There is a verse in the Upanishads which reads: “The little space within the heart is as great as the vast universe. The heavens and the earth are there, and the sun and the moon and the stars. Fire and lightening and winds are there, and all that now is and all that is not.” This understanding of the nature of our multiverse is nothing new. It can be found throughout history and spans spiritual and philosophical paths, from the Jewish and Christian mystics, to Islamic poets, to Buddhist pilgrims and Aboriginal seers who grappled with the dreaming world. And yet how many of us are merely pantomiming our way through this life? How many are participating in a kabuki presentation without searching the layers for meaning?

This is a sort of cultural conditioning and it serves a purpose. It reinforces conformity to a system, an ethos. And the less we question, the more our souls atrophy. After all, this is a system is designed to manufacture hungry ghosts. Empty shells with no capacity, no depth, forever roaming the deathscape of consumer capitalism with artificial and insatiable desires for meaningless things. Enslaved to numbered papers, pixelated screens and Gregorian clocks. If more people took time to ask these questions of themselves and of society perhaps things might be turned on their head.
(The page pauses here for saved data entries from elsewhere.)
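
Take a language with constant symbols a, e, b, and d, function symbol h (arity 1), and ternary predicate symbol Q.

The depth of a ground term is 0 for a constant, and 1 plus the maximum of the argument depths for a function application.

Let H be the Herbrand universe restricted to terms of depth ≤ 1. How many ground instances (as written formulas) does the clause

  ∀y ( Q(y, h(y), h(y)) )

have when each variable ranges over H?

8

Ground terms of depth ≤ 1:
  Let N_k = |{terms of depth ≤ k}|. Then N_0 = 4 and N_k = 4 + N_{k-1} for k ≥ 1 (one summand per function symbol, arity giving the exponent).
  N_0 = 4
  N_1 = 4 + 4 = 8
So there are 8 ground terms available for substitution.
The variable y ranges independently over the available ground terms, and distinct assignments produce distinct instances.
Number of ground instances = 8.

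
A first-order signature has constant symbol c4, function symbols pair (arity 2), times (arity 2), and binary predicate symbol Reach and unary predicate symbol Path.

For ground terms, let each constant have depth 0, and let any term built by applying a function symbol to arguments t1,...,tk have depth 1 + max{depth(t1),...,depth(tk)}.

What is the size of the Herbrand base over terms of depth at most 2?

First count ground terms of depth ≤ 2.
Let N_k count ground terms of depth at most k. Each non-constant term of depth ≤ k is some function symbol applied to depth-≤(k−1) arguments, giving N_k = 1 + N_{k-1}^2 + N_{k-1}^2.
N_0 = 1
N_1 = 1 + 1^2 + 1^2 = 3
N_2 = 1 + 3^2 + 3^2 = 19
So |H| = 19.
A ground atom is a predicate applied to a tuple of terms from H, so the count is the sum over predicates of |H|^arity:
  Reach: 19^2 = 361;  Path: 19
Total ground atoms: 361 + 19 = 380.

380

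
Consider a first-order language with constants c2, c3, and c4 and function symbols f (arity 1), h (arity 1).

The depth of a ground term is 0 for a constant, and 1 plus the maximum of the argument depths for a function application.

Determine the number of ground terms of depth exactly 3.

24

Let N_k count ground terms of depth at most k. Each non-constant term of depth ≤ k is some function symbol applied to depth-≤(k−1) arguments, giving N_k = 3 + N_{k-1} + N_{k-1}.
N_0 = 3
N_1 = 3 + 3 + 3 = 9
N_2 = 3 + 9 + 9 = 21
N_3 = 3 + 21 + 21 = 45
Terms of depth exactly 3: N_3 − N_2 = 45 − 21 = 24.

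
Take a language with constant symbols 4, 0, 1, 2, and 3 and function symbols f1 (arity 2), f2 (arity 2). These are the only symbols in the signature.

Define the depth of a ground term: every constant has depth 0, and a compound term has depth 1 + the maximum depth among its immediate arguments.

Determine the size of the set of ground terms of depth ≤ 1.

55

If N_k denotes the number of depth-≤k ground terms, the 5 constants give N_0 = 5, and each function symbol of arity r contributes N_{k-1}^r new terms at level k: N_k = 5 + N_{k-1}^2 + N_{k-1}^2.
N_0 = 5
N_1 = 5 + 5^2 + 5^2 = 55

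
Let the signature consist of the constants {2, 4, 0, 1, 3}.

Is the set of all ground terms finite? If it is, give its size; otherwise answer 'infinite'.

5

There are no function symbols, so every ground term is one of the 5 constants.
The Herbrand universe is {2, 4, 0, 1, 3}, which is finite with 5 elements.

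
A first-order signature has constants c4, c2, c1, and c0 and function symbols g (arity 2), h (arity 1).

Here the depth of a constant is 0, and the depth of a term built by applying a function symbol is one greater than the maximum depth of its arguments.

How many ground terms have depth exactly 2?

580

Write N_k for the number of ground terms of depth ≤ k. A term of depth ≤ k is either a constant or a function symbol applied to arguments of depth ≤ k−1, so N_k = 4 + N_{k-1}^2 + N_{k-1}.
N_0 = 4
N_1 = 4 + 4^2 + 4 = 24
N_2 = 4 + 24^2 + 24 = 604
Terms of depth exactly 2: N_2 − N_1 = 604 − 24 = 580.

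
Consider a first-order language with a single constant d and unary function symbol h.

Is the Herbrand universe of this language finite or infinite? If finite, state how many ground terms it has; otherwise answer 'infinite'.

The signature has at least one function symbol (h, arity 1) and at least one constant (d).
Iterating h gives infinitely many distinct ground terms: d, h(d), h(h(d)), ...
So the Herbrand universe is infinite.

infinite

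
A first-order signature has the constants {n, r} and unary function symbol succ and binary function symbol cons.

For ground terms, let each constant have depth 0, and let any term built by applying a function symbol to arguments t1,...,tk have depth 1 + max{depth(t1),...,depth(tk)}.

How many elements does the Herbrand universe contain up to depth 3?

5552

Write N_k for the number of ground terms of depth ≤ k. A term of depth ≤ k is either a constant or a function symbol applied to arguments of depth ≤ k−1, so N_k = 2 + N_{k-1} + N_{k-1}^2.
N_0 = 2
N_1 = 2 + 2 + 2^2 = 8
N_2 = 2 + 8 + 8^2 = 74
N_3 = 2 + 74 + 74^2 = 5552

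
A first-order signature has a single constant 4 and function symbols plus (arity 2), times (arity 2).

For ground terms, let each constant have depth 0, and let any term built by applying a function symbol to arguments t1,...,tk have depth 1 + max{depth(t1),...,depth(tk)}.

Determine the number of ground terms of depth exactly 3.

704

Count level by level. With function symbols plus/2, times/2, the terms of depth ≤ k are the 1 constant together with each function applied to depth-≤(k−1) tuples, so N_k = 1 + N_{k-1}^2 + N_{k-1}^2.
N_0 = 1
N_1 = 1 + 1^2 + 1^2 = 3
N_2 = 1 + 3^2 + 3^2 = 19
N_3 = 1 + 19^2 + 19^2 = 723
Terms of depth exactly 3: N_3 − N_2 = 723 − 19 = 704.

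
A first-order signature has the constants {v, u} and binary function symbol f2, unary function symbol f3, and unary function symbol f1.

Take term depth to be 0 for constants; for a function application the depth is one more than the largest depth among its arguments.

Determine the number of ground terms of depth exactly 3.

15008

Write N_k for the number of ground terms of depth ≤ k. A term of depth ≤ k is either a constant or a function symbol applied to arguments of depth ≤ k−1, so N_k = 2 + N_{k-1}^2 + N_{k-1} + N_{k-1}.
N_0 = 2
N_1 = 2 + 2^2 + 2 + 2 = 10
N_2 = 2 + 10^2 + 10 + 10 = 122
N_3 = 2 + 122^2 + 122 + 122 = 15130
Terms of depth exactly 3: N_3 − N_2 = 15130 − 122 = 15008.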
The supposed “order” of things, the accepted injustices, prejudices, endless wars, cruelties, ecocide, mindless consumption, inequities and banalities, might be questioned and perhaps even jettisoned.

Grief is the beast we need. It teaches us to cherish and to remember and to preserve. It shows us how to love and be loved and to find the courage to do both without hesitation. And it is a beast that demands our attention. When we deny its lamentation it comes to us by other means. Addictions, obsessions, nightmares, anxieties, depression, aggression, dis-ease. It inserts itself through the very fabric of our being and, if ignored, will devour our souls whole.
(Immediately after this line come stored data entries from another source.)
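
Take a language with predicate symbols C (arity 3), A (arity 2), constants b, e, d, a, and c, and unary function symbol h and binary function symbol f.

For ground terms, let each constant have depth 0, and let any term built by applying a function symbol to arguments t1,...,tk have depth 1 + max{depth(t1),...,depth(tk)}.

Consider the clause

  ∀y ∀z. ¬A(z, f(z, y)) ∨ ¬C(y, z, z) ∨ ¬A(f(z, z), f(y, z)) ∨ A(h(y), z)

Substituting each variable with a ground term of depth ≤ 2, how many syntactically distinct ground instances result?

Ground terms of depth ≤ 2:
  Count level by level. With function symbols h/1, f/2, the terms of depth ≤ k are the 5 constants together with each function applied to depth-≤(k−1) tuples, so N_k = 5 + N_{k-1} + N_{k-1}^2.
  N_0 = 5
  N_1 = 5 + 5 + 5^2 = 35
  N_2 = 5 + 35 + 35^2 = 1265
So there are 1265 ground terms available for substitution.
Each of y, z ranges independently over the available ground terms, and distinct assignments produce distinct instances.
Number of ground instances = 1265^2 = 1600225.

1600225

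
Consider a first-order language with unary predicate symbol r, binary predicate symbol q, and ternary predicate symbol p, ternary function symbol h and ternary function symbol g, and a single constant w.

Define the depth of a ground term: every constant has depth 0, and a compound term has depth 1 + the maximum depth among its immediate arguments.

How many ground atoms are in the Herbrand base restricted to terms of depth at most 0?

First count ground terms of depth ≤ 0.
Write N_k for the number of ground terms of depth ≤ k. A term of depth ≤ k is either a constant or a function symbol applied to arguments of depth ≤ k−1, so N_k = 1 + N_{k-1}^3 + N_{k-1}^3.
N_0 = 1
So |H| = 1.
Each predicate of arity r yields |H|^r ground atoms (one per choice of an r-tuple from H):
  r: 1;  q: 1^2 = 1;  p: 1^3 = 1
Total ground atoms: 1 + 1 + 1 = 3.

3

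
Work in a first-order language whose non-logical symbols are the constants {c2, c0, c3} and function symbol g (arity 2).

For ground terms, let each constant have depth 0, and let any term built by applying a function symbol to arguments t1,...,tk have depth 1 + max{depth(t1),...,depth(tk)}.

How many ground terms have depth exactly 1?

If N_k denotes the number of depth-≤k ground terms, the 3 constants give N_0 = 3, and each function symbol of arity r contributes N_{k-1}^r new terms at level k: N_k = 3 + N_{k-1}^2.
N_0 = 3
N_1 = 3 + 3^2 = 12
Terms of depth exactly 1: N_1 − N_0 = 12 − 3 = 9.

9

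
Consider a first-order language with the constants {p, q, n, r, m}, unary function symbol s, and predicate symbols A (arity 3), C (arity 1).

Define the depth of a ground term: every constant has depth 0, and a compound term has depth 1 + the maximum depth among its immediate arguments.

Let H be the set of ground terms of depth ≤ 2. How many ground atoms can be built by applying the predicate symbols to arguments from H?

First count ground terms of depth ≤ 2.
Write N_k for the number of ground terms of depth ≤ k. A term of depth ≤ k is either a constant or a function symbol applied to arguments of depth ≤ k−1, so N_k = 5 + N_{k-1}.
N_0 = 5
N_1 = 5 + 5 = 10
N_2 = 5 + 10 = 15
So |H| = 15.
Ground atoms are formed by filling each argument slot of a predicate with a term from H, so an r-ary predicate gives |H|^r atoms:
  A: 15^3 = 3375;  C: 15
Total ground atoms: 3375 + 15 = 3390.

3390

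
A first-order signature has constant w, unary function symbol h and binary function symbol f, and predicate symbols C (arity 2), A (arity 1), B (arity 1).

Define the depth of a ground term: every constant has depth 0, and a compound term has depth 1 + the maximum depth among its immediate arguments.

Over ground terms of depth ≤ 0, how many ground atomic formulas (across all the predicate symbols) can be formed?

First count ground terms of depth ≤ 0.
Write N_k for the number of ground terms of depth ≤ k. A term of depth ≤ k is either a constant or a function symbol applied to arguments of depth ≤ k−1, so N_k = 1 + N_{k-1} + N_{k-1}^2.
N_0 = 1
Explicitly: w.
So |H| = 1.
For each predicate symbol, the number of ground atoms is |H| raised to its arity; summing:
  C: 1^2 = 1;  A: 1;  B: 1
Total ground atoms: 1 + 1 + 1 = 3.

3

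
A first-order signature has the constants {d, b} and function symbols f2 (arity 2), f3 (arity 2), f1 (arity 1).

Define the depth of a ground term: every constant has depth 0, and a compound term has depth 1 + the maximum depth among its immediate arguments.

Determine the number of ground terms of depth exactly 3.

Let N_k = |{terms of depth ≤ k}|. Then N_0 = 2 and N_k = 2 + N_{k-1}^2 + N_{k-1}^2 + N_{k-1} for k ≥ 1 (one summand per function symbol, arity giving the exponent).
N_0 = 2
N_1 = 2 + 2^2 + 2^2 + 2 = 12
N_2 = 2 + 12^2 + 12^2 + 12 = 302
N_3 = 2 + 302^2 + 302^2 + 302 = 182712
Terms of depth exactly 3: N_3 − N_2 = 182712 − 302 = 182410.

182410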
As the ice caps melt and plastic brims in our seas, as mad leaders jostle for a piece of the rotted capitalist cake, as more species fade into a distant memory and the Arctic burns, as the waters become fouled or dry up, as homeless shantytowns grow and nuclear arsenals burst, as jackbooted fascists suit up, corporations engorge themselves on misery, and authoritarian dictators join hands, our questions have taken on a new collective urgency. They signal our willingness, or not, to participate in the story of us. And it is an existential one.
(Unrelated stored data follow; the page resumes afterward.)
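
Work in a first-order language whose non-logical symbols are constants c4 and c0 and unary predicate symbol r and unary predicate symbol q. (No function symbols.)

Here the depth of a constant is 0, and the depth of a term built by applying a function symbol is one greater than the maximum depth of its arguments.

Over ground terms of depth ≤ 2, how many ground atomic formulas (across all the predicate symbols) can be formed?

4

First count ground terms of depth ≤ 2.
With no function symbols every ground term is a constant, so there are exactly 2 ground terms at every depth bound.
N_0 = 2
N_1 = 2
N_2 = 2
Explicitly: c4, c0.
So |H| = 2.
Ground atoms are formed by filling each argument slot of a predicate with a term from H, so an r-ary predicate gives |H|^r atoms:
  r: 2;  q: 2
Total ground atoms: 2 + 2 = 4.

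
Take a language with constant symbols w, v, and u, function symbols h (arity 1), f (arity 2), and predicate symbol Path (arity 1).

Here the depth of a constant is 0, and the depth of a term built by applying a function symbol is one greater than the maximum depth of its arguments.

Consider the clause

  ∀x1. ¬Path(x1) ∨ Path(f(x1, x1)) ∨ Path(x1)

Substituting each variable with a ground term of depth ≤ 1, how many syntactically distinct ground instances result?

Ground terms of depth ≤ 1:
  Write N_k for the number of ground terms of depth ≤ k. A term of depth ≤ k is either a constant or a function symbol applied to arguments of depth ≤ k−1, so N_k = 3 + N_{k-1} + N_{k-1}^2.
  N_0 = 3
  N_1 = 3 + 3 + 3^2 = 15
So there are 15 ground terms available for substitution.
There is 1 variable to instantiate (x1),  occurring in at least one literal, so different choices give different ground instances.
Number of ground instances = 15.

15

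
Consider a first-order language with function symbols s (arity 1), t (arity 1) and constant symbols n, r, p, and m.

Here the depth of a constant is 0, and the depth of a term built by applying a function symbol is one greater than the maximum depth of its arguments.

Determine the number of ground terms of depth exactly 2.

Count level by level. With function symbols s/1, t/1, the terms of depth ≤ k are the 4 constants together with each function applied to depth-≤(k−1) tuples, so N_k = 4 + N_{k-1} + N_{k-1}.
N_0 = 4
N_1 = 4 + 4 + 4 = 12
N_2 = 4 + 12 + 12 = 28
Terms of depth exactly 2: N_2 − N_1 = 28 − 12 = 16.

16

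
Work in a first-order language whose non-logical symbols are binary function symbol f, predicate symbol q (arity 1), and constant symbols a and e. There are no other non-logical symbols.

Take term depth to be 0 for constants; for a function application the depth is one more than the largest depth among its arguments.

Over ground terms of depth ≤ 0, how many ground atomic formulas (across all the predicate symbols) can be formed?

2

First count ground terms of depth ≤ 0.
Write N_k for the number of ground terms of depth ≤ k. A term of depth ≤ k is either a constant or a function symbol applied to arguments of depth ≤ k−1, so N_k = 2 + N_{k-1}^2.
N_0 = 2
So |H| = 2.
Each predicate of arity r yields |H|^r ground atoms (one per choice of an r-tuple from H):
  q: 2
Total ground atoms: 2.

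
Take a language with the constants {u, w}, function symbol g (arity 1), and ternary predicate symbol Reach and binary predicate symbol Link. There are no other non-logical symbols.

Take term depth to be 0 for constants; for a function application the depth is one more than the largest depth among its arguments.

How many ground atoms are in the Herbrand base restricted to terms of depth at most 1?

80

First count ground terms of depth ≤ 1.
If N_k denotes the number of depth-≤k ground terms, the 2 constants give N_0 = 2, and each function symbol of arity r contributes N_{k-1}^r new terms at level k: N_k = 2 + N_{k-1}.
N_0 = 2
N_1 = 2 + 2 = 4
So |H| = 4.
Ground atoms are formed by filling each argument slot of a predicate with a term from H, so an r-ary predicate gives |H|^r atoms:
  Reach: 4^3 = 64;  Link: 4^2 = 16
Total ground atoms: 64 + 16 = 80.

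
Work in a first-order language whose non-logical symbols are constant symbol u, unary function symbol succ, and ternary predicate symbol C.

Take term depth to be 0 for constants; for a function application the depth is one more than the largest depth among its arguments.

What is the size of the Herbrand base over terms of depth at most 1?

8

First count ground terms of depth ≤ 1.
Let N_k count ground terms of depth at most k. Each non-constant term of depth ≤ k is some function symbol applied to depth-≤(k−1) arguments, giving N_k = 1 + N_{k-1}.
N_0 = 1
N_1 = 1 + 1 = 2
So |H| = 2.
For each predicate symbol, the number of ground atoms is |H| raised to its arity; summing:
  C: 2^3 = 8
Total ground atoms: 8.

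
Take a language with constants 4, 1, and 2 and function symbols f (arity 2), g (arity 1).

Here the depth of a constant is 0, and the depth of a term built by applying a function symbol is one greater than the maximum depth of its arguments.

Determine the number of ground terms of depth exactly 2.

228

Count level by level. With function symbols f/2, g/1, the terms of depth ≤ k are the 3 constants together with each function applied to depth-≤(k−1) tuples, so N_k = 3 + N_{k-1}^2 + N_{k-1}.
N_0 = 3
N_1 = 3 + 3^2 + 3 = 15
N_2 = 3 + 15^2 + 15 = 243
Terms of depth exactly 2: N_2 − N_1 = 243 − 15 = 228.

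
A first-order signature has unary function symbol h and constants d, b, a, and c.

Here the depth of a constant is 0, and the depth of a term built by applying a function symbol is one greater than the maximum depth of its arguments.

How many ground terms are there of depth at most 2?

Write N_k for the number of ground terms of depth ≤ k. A term of depth ≤ k is either a constant or a function symbol applied to arguments of depth ≤ k−1, so N_k = 4 + N_{k-1}.
N_0 = 4
N_1 = 4 + 4 = 8
N_2 = 4 + 8 = 12

12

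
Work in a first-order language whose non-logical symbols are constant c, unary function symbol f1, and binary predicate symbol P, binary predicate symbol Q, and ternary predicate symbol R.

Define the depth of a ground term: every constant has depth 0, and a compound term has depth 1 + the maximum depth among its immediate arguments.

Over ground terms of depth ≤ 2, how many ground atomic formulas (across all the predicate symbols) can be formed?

45

First count ground terms of depth ≤ 2.
Count level by level. With function symbols f1/1, the terms of depth ≤ k are the 1 constant together with each function applied to depth-≤(k−1) tuples, so N_k = 1 + N_{k-1}.
N_0 = 1
N_1 = 1 + 1 = 2
N_2 = 1 + 2 = 3
So |H| = 3.
For each predicate symbol, the number of ground atoms is |H| raised to its arity; summing:
  P: 3^2 = 9;  Q: 3^2 = 9;  R: 3^3 = 27
Total ground atoms: 9 + 9 + 27 = 45.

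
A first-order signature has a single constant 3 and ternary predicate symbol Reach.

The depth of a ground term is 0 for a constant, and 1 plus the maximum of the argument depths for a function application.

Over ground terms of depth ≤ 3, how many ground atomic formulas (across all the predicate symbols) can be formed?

1

First count ground terms of depth ≤ 3.
With no function symbols every ground term is a constant, so there is exactly 1 ground term at every depth bound.
N_0 = 1
N_1 = 1
N_2 = 1
N_3 = 1
Explicitly: 3.
So |H| = 1.
Each predicate of arity r yields |H|^r ground atoms (one per choice of an r-tuple from H):
  Reach: 1^3 = 1
Total ground atoms: 1.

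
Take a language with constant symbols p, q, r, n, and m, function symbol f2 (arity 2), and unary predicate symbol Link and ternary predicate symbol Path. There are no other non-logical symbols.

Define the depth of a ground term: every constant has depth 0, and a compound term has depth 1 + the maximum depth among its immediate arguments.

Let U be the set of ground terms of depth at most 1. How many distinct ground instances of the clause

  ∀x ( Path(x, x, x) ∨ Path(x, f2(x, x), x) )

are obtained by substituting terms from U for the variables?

Ground terms of depth ≤ 1:
  Let N_k = |{terms of depth ≤ k}|. Then N_0 = 5 and N_k = 5 + N_{k-1}^2 for k ≥ 1 (one summand per function symbol, arity giving the exponent).
  N_0 = 5
  N_1 = 5 + 5^2 = 30
So there are 30 ground terms available for substitution.
The body mentions the single quantified variable x; since ground terms form a free algebra, no two substitutions collapse to the same formula.
Number of ground instances = 30.

30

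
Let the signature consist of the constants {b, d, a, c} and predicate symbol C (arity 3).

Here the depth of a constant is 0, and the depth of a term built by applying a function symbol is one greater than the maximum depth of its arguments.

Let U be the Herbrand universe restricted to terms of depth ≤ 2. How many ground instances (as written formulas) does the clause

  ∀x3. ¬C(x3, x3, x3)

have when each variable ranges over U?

Ground terms of depth ≤ 2:
  With no function symbols every ground term is a constant, so there are exactly 4 ground terms at every depth bound.
  N_0 = 4
  N_1 = 4
  N_2 = 4
So there are 4 ground terms available for substitution.
The variable x3 ranges independently over the available ground terms, and distinct assignments produce distinct instances.
Number of ground instances = 4.

4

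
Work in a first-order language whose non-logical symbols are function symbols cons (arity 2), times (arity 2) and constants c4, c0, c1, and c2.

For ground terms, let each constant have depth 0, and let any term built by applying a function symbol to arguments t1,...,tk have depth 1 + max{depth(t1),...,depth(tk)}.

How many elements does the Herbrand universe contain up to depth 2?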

So, before the movie ends, shouldn’t we ask the questions? Might that not be the greatest use of our time yet? There may not be any definitive answers. Perhaps only a silence. But getting an answer may not be what is important here at all. The questions are passages for greater understanding. They deepen us. And maybe that is why those with the most to lose don’t like them being asked in the first place.

Kenn Orphan   2019

*Title painting is one I did several years ago entitled “Just Before Dawn.”